地政学的な対峙から地経学的対立へと拡大する米中の争点には、今回のコロナ危機と同様、日米同盟だけでは日本国民の命と生活を守ることが困難な分野が多い。中国の軍事力には日米同盟による抑止力が不可欠だが、情報操作や非軍事的手段には日本独自の対処力が求められる。日米同盟は必要条件ではあるが十分条件ではないことを理解しつつ、日米同盟の新常態を構想する必要がある。
アメリカは、2017年に公表された「国家安全保障戦略」の文書の中で中国を脅威の主対象に定め、コロナ危機以前から見られた中国のいわゆる「接近阻止・領域拒否(A2/AD)」戦略に対抗する態勢にシフトしつつあった。だが、コロナ危機はアメリカ軍に潜んでいた弱域を明らかにし、その軍事態勢の移行にも影響すると考えられる。
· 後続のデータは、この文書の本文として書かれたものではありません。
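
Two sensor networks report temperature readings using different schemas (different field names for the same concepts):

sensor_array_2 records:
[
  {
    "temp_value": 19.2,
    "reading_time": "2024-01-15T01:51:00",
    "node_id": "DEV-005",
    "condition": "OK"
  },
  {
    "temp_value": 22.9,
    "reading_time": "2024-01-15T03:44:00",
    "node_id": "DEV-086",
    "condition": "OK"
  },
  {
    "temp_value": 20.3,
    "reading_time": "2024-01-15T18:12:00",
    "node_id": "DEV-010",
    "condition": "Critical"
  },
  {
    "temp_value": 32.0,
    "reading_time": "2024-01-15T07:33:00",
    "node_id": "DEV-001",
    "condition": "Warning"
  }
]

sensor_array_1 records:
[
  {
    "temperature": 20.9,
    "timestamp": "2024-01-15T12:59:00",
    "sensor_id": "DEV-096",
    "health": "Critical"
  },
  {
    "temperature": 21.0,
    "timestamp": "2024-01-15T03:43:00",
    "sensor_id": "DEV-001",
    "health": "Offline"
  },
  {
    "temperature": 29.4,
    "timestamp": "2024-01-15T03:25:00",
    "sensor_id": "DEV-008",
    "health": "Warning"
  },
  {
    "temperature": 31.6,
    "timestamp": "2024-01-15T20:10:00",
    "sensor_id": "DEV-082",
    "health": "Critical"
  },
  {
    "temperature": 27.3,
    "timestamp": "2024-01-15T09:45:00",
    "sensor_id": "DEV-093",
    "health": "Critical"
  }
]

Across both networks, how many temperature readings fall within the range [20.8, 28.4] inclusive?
4

Schema mapping: "temp_value" (sensor_array_2) = "temperature" (sensor_array_1) = temperature

Readings in [20.8, 28.4] from sensor_array_2: 1
Readings in [20.8, 28.4] from sensor_array_1: 3

Total count: 1 + 3 = 4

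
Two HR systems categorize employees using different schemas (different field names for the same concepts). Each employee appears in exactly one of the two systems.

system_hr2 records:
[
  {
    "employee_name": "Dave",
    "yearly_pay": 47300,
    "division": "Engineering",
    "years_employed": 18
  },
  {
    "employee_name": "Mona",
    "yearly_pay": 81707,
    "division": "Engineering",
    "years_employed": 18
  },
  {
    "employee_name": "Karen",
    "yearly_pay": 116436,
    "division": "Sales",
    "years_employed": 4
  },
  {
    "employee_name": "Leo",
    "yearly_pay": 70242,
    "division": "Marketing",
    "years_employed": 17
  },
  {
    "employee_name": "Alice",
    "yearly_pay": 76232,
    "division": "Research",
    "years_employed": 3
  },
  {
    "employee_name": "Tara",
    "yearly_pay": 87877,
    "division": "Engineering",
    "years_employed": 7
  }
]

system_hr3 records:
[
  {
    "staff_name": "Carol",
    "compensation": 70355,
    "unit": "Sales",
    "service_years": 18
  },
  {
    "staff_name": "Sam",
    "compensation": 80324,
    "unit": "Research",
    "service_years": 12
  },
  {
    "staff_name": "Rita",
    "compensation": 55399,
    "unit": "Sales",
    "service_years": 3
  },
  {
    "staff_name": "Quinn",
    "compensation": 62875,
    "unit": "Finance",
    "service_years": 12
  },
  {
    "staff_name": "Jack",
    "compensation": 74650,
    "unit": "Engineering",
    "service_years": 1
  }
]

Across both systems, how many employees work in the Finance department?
1

Schema mapping: "division" (system_hr2) = "unit" (system_hr3) = department

Finance employees in system_hr2: 0
Finance employees in system_hr3: 1

Total in Finance: 0 + 1 = 1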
まず、軍事力の最も重要な要素である将兵が感染に弱く、この微小な敵によって最強のアメリカ軍の行動が大きく制限されることが証明された。ポストコロナの世界における軍事態勢では、バイオテロやCBRN兵器(化学、生物、放射性物質、核)への対応を「新常態」とせざるをえないであろう。無人化や遠隔操作による脆弱性の克服も優先課題となる。